According to the SAG-AFTRA nominating rules, an actor’s name must appear on an individual title card in the main title sequence in order to be eligible for the award. Here is the complete text of the guideline from the 2017 Rules and Regulations manual.
“CAST ELIGIBILITY: “A Cast in a Motion Picture” includes all actors whose names appear in the cast credits of the final release print. Motion Picture Casts shall be represented by those actors billed on separate cards in the main titles, wherever those titles appear. In cases of special, unusual or non-billing or credit, eligibility shall be at the sole discretion of the Awards Committee. Members of the cast who are not single card billed but are credited in the cast crawl of the motion picture announced as the recipient of the Outstanding Performance by a Cast in a Theatrical Motion Picture shall each receive a certificate.”
Henderson and Gabriel share one card together, while Howery and Alexander share another, which makes them ineligible for the core Outstanding Cast designation. So for whatever reason those cast members were given shared cards — perceived level of star power, deals that were brokered by representation for name placement, other back-channel decisions — it affects their SAG trophy eligibility.
SAG Awards producer Kathy Connell says the rule is meant to put discretion in the hands of the filmmakers, rather than having the voting union determine who deserves a nomination and who doesn’t. “At the beginning, we had to put in a rule that would be very clear to everyone,” Connell told the Wrap. “And that rule had to allow filmmakers to make the call. How would it look if we decided that this actor should be in and this actor shouldn’t?” The intention here too is to avoid assigning an arbitrary number of eligible nominees, so if, say, only eight actors could be included, an essential ninth performer wouldn’t be left out for space limitations.
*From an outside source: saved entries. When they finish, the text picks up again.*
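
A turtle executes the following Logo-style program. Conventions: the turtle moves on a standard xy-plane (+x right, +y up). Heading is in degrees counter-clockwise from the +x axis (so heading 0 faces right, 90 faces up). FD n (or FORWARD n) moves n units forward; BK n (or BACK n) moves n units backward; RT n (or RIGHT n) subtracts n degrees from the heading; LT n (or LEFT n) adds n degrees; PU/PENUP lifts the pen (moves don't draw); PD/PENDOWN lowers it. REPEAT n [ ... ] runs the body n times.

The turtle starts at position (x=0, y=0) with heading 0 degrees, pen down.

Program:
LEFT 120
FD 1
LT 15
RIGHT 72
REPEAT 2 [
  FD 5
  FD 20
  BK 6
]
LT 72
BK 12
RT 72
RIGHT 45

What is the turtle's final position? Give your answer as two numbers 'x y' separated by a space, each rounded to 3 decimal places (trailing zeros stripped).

Answer: 25.237 26.239

Derivation:
Executing turtle program step by step:
Start: pos=(0,0), heading=0, pen down
LT 120: heading 0 -> 120
FD 1: (0,0) -> (-0.5,0.866) [heading=120, draw]
LT 15: heading 120 -> 135
RT 72: heading 135 -> 63
REPEAT 2 [
  -- iteration 1/2 --
  FD 5: (-0.5,0.866) -> (1.77,5.321) [heading=63, draw]
  FD 20: (1.77,5.321) -> (10.85,23.141) [heading=63, draw]
  BK 6: (10.85,23.141) -> (8.126,17.795) [heading=63, draw]
  -- iteration 2/2 --
  FD 5: (8.126,17.795) -> (10.396,22.25) [heading=63, draw]
  FD 20: (10.396,22.25) -> (19.476,40.07) [heading=63, draw]
  BK 6: (19.476,40.07) -> (16.752,34.724) [heading=63, draw]
]
LT 72: heading 63 -> 135
BK 12: (16.752,34.724) -> (25.237,26.239) [heading=135, draw]
RT 72: heading 135 -> 63
RT 45: heading 63 -> 18
Final: pos=(25.237,26.239), heading=18, 8 segment(s) drawn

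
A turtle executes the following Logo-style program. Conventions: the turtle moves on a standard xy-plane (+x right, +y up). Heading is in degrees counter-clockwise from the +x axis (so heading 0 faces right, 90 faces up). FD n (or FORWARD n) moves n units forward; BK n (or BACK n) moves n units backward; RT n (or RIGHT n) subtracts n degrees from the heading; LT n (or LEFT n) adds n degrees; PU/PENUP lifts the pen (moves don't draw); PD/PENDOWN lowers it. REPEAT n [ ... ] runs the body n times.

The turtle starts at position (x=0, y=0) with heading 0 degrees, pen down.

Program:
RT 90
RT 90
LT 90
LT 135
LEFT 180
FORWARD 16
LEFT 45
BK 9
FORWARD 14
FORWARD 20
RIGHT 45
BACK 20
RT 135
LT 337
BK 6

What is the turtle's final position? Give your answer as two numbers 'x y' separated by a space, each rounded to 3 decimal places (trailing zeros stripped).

Answer: 0.484 -27.695

Derivation:
Executing turtle program step by step:
Start: pos=(0,0), heading=0, pen down
RT 90: heading 0 -> 270
RT 90: heading 270 -> 180
LT 90: heading 180 -> 270
LT 135: heading 270 -> 45
LT 180: heading 45 -> 225
FD 16: (0,0) -> (-11.314,-11.314) [heading=225, draw]
LT 45: heading 225 -> 270
BK 9: (-11.314,-11.314) -> (-11.314,-2.314) [heading=270, draw]
FD 14: (-11.314,-2.314) -> (-11.314,-16.314) [heading=270, draw]
FD 20: (-11.314,-16.314) -> (-11.314,-36.314) [heading=270, draw]
RT 45: heading 270 -> 225
BK 20: (-11.314,-36.314) -> (2.828,-22.172) [heading=225, draw]
RT 135: heading 225 -> 90
LT 337: heading 90 -> 67
BK 6: (2.828,-22.172) -> (0.484,-27.695) [heading=67, draw]
Final: pos=(0.484,-27.695), heading=67, 6 segment(s) drawn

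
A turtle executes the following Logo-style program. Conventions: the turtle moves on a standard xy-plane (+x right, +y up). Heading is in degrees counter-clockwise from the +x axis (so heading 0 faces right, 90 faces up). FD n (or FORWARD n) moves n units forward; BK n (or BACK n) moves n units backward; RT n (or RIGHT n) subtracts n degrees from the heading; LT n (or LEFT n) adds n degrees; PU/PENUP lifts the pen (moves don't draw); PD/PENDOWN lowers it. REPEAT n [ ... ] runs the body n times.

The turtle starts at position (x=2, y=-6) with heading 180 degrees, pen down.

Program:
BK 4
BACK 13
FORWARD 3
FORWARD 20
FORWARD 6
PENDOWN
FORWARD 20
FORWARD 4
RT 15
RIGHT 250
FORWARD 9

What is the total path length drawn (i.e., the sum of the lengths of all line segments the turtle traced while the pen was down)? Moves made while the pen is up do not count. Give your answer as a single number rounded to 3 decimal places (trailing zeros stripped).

Executing turtle program step by step:
Start: pos=(2,-6), heading=180, pen down
BK 4: (2,-6) -> (6,-6) [heading=180, draw]
BK 13: (6,-6) -> (19,-6) [heading=180, draw]
FD 3: (19,-6) -> (16,-6) [heading=180, draw]
FD 20: (16,-6) -> (-4,-6) [heading=180, draw]
FD 6: (-4,-6) -> (-10,-6) [heading=180, draw]
PD: pen down
FD 20: (-10,-6) -> (-30,-6) [heading=180, draw]
FD 4: (-30,-6) -> (-34,-6) [heading=180, draw]
RT 15: heading 180 -> 165
RT 250: heading 165 -> 275
FD 9: (-34,-6) -> (-33.216,-14.966) [heading=275, draw]
Final: pos=(-33.216,-14.966), heading=275, 8 segment(s) drawn

Segment lengths:
  seg 1: (2,-6) -> (6,-6), length = 4
  seg 2: (6,-6) -> (19,-6), length = 13
  seg 3: (19,-6) -> (16,-6), length = 3
  seg 4: (16,-6) -> (-4,-6), length = 20
  seg 5: (-4,-6) -> (-10,-6), length = 6
  seg 6: (-10,-6) -> (-30,-6), length = 20
  seg 7: (-30,-6) -> (-34,-6), length = 4
  seg 8: (-34,-6) -> (-33.216,-14.966), length = 9
Total = 79

Answer: 79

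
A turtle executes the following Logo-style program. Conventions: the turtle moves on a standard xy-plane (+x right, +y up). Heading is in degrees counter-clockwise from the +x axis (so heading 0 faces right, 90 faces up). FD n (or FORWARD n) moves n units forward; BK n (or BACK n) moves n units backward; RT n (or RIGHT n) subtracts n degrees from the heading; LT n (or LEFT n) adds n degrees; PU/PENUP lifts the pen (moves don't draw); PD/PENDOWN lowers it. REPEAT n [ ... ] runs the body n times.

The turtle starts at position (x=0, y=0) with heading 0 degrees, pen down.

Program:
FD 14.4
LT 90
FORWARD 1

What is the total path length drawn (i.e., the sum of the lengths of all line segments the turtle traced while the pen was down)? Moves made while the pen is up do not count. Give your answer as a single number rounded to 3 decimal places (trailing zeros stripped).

Answer: 15.4

Derivation:
Executing turtle program step by step:
Start: pos=(0,0), heading=0, pen down
FD 14.4: (0,0) -> (14.4,0) [heading=0, draw]
LT 90: heading 0 -> 90
FD 1: (14.4,0) -> (14.4,1) [heading=90, draw]
Final: pos=(14.4,1), heading=90, 2 segment(s) drawn

Segment lengths:
  seg 1: (0,0) -> (14.4,0), length = 14.4
  seg 2: (14.4,0) -> (14.4,1), length = 1
Total = 15.4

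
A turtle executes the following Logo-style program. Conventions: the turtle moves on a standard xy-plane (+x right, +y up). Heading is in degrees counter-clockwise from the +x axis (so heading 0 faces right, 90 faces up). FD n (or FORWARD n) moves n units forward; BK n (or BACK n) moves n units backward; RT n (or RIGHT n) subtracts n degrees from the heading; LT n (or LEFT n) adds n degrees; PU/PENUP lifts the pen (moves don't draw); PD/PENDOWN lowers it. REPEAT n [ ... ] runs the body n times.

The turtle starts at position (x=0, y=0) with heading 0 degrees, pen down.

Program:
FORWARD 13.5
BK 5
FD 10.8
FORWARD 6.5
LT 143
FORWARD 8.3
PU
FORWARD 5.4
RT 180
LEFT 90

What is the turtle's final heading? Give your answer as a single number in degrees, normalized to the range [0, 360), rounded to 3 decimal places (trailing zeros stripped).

Answer: 53

Derivation:
Executing turtle program step by step:
Start: pos=(0,0), heading=0, pen down
FD 13.5: (0,0) -> (13.5,0) [heading=0, draw]
BK 5: (13.5,0) -> (8.5,0) [heading=0, draw]
FD 10.8: (8.5,0) -> (19.3,0) [heading=0, draw]
FD 6.5: (19.3,0) -> (25.8,0) [heading=0, draw]
LT 143: heading 0 -> 143
FD 8.3: (25.8,0) -> (19.171,4.995) [heading=143, draw]
PU: pen up
FD 5.4: (19.171,4.995) -> (14.859,8.245) [heading=143, move]
RT 180: heading 143 -> 323
LT 90: heading 323 -> 53
Final: pos=(14.859,8.245), heading=53, 5 segment(s) drawn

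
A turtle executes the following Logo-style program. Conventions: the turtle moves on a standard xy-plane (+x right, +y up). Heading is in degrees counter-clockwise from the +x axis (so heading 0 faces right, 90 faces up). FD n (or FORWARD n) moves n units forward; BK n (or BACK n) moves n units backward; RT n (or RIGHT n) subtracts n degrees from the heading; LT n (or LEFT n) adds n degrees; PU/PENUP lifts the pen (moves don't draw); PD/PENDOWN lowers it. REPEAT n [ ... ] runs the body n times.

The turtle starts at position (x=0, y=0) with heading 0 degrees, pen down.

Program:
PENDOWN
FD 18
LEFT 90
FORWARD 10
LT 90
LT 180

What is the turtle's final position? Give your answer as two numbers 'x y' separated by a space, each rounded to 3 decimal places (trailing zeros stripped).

Executing turtle program step by step:
Start: pos=(0,0), heading=0, pen down
PD: pen down
FD 18: (0,0) -> (18,0) [heading=0, draw]
LT 90: heading 0 -> 90
FD 10: (18,0) -> (18,10) [heading=90, draw]
LT 90: heading 90 -> 180
LT 180: heading 180 -> 0
Final: pos=(18,10), heading=0, 2 segment(s) drawn

Answer: 18 10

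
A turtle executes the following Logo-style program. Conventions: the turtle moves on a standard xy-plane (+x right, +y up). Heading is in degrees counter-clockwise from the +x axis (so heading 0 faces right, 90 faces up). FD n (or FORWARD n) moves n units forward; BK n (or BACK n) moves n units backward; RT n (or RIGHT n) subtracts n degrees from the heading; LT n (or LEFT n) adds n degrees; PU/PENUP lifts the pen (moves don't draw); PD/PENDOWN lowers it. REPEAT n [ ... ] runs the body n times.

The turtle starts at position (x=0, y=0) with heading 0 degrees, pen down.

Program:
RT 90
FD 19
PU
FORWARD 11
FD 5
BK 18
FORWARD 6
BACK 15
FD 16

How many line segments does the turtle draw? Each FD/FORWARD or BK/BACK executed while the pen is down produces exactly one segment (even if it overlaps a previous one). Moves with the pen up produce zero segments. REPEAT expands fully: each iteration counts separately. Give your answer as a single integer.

Answer: 1

Derivation:
Executing turtle program step by step:
Start: pos=(0,0), heading=0, pen down
RT 90: heading 0 -> 270
FD 19: (0,0) -> (0,-19) [heading=270, draw]
PU: pen up
FD 11: (0,-19) -> (0,-30) [heading=270, move]
FD 5: (0,-30) -> (0,-35) [heading=270, move]
BK 18: (0,-35) -> (0,-17) [heading=270, move]
FD 6: (0,-17) -> (0,-23) [heading=270, move]
BK 15: (0,-23) -> (0,-8) [heading=270, move]
FD 16: (0,-8) -> (0,-24) [heading=270, move]
Final: pos=(0,-24), heading=270, 1 segment(s) drawn
Segments drawn: 1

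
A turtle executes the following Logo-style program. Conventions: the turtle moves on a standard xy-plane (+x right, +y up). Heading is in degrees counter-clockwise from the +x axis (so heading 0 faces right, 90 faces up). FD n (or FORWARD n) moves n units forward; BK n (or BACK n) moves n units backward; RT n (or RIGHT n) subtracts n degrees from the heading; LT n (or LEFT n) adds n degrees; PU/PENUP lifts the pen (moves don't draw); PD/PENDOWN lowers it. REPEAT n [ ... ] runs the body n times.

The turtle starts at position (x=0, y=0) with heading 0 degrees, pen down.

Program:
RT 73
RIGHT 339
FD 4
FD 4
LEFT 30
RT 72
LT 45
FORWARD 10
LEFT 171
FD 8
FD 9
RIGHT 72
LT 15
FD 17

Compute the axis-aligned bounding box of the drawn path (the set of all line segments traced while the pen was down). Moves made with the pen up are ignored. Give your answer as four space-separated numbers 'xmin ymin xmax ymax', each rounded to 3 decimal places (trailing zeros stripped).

Executing turtle program step by step:
Start: pos=(0,0), heading=0, pen down
RT 73: heading 0 -> 287
RT 339: heading 287 -> 308
FD 4: (0,0) -> (2.463,-3.152) [heading=308, draw]
FD 4: (2.463,-3.152) -> (4.925,-6.304) [heading=308, draw]
LT 30: heading 308 -> 338
RT 72: heading 338 -> 266
LT 45: heading 266 -> 311
FD 10: (4.925,-6.304) -> (11.486,-13.851) [heading=311, draw]
LT 171: heading 311 -> 122
FD 8: (11.486,-13.851) -> (7.247,-7.067) [heading=122, draw]
FD 9: (7.247,-7.067) -> (2.477,0.566) [heading=122, draw]
RT 72: heading 122 -> 50
LT 15: heading 50 -> 65
FD 17: (2.477,0.566) -> (9.662,15.973) [heading=65, draw]
Final: pos=(9.662,15.973), heading=65, 6 segment(s) drawn

Segment endpoints: x in {0, 2.463, 2.477, 4.925, 7.247, 9.662, 11.486}, y in {-13.851, -7.067, -6.304, -3.152, 0, 0.566, 15.973}
xmin=0, ymin=-13.851, xmax=11.486, ymax=15.973

Answer: 0 -13.851 11.486 15.973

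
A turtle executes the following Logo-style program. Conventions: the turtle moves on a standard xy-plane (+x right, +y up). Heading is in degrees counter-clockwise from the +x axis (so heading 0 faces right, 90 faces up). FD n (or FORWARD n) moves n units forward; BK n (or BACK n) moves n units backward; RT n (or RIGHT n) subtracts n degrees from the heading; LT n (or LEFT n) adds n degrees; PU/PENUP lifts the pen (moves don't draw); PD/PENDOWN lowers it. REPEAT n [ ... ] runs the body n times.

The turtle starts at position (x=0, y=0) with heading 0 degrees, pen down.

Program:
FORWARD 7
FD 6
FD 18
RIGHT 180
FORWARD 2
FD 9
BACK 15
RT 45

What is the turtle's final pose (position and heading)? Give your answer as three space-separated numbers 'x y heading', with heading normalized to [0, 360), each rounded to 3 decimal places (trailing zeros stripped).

Executing turtle program step by step:
Start: pos=(0,0), heading=0, pen down
FD 7: (0,0) -> (7,0) [heading=0, draw]
FD 6: (7,0) -> (13,0) [heading=0, draw]
FD 18: (13,0) -> (31,0) [heading=0, draw]
RT 180: heading 0 -> 180
FD 2: (31,0) -> (29,0) [heading=180, draw]
FD 9: (29,0) -> (20,0) [heading=180, draw]
BK 15: (20,0) -> (35,0) [heading=180, draw]
RT 45: heading 180 -> 135
Final: pos=(35,0), heading=135, 6 segment(s) drawn

Answer: 35 0 135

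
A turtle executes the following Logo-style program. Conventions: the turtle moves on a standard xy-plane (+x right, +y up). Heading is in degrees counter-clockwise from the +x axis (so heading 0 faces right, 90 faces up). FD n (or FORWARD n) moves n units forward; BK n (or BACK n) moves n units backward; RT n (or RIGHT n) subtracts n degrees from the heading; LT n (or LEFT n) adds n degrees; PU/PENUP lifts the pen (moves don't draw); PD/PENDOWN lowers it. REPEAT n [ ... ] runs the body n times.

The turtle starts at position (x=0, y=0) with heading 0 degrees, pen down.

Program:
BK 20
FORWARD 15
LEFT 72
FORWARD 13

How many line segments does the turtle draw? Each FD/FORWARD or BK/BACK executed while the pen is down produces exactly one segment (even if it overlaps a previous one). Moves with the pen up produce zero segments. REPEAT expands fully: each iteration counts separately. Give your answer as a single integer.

Answer: 3

Derivation:
Executing turtle program step by step:
Start: pos=(0,0), heading=0, pen down
BK 20: (0,0) -> (-20,0) [heading=0, draw]
FD 15: (-20,0) -> (-5,0) [heading=0, draw]
LT 72: heading 0 -> 72
FD 13: (-5,0) -> (-0.983,12.364) [heading=72, draw]
Final: pos=(-0.983,12.364), heading=72, 3 segment(s) drawn
Segments drawn: 3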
And bigger names are likely going to get bigger exposure, even with smaller parts. (As Film Experience points out, Gwen Stefani managed her own title card in The Aviator for her absolutely tiny role as Jean Harlow, likely because she is a known celebrity quantity.) Connell adds, “We feel horrible about it sometimes, but we’re not in control.”
And so that’s the rule. No solo title card but a spot on the cast crawl means a certificate for these four actors if Get Out wins the SAG Award.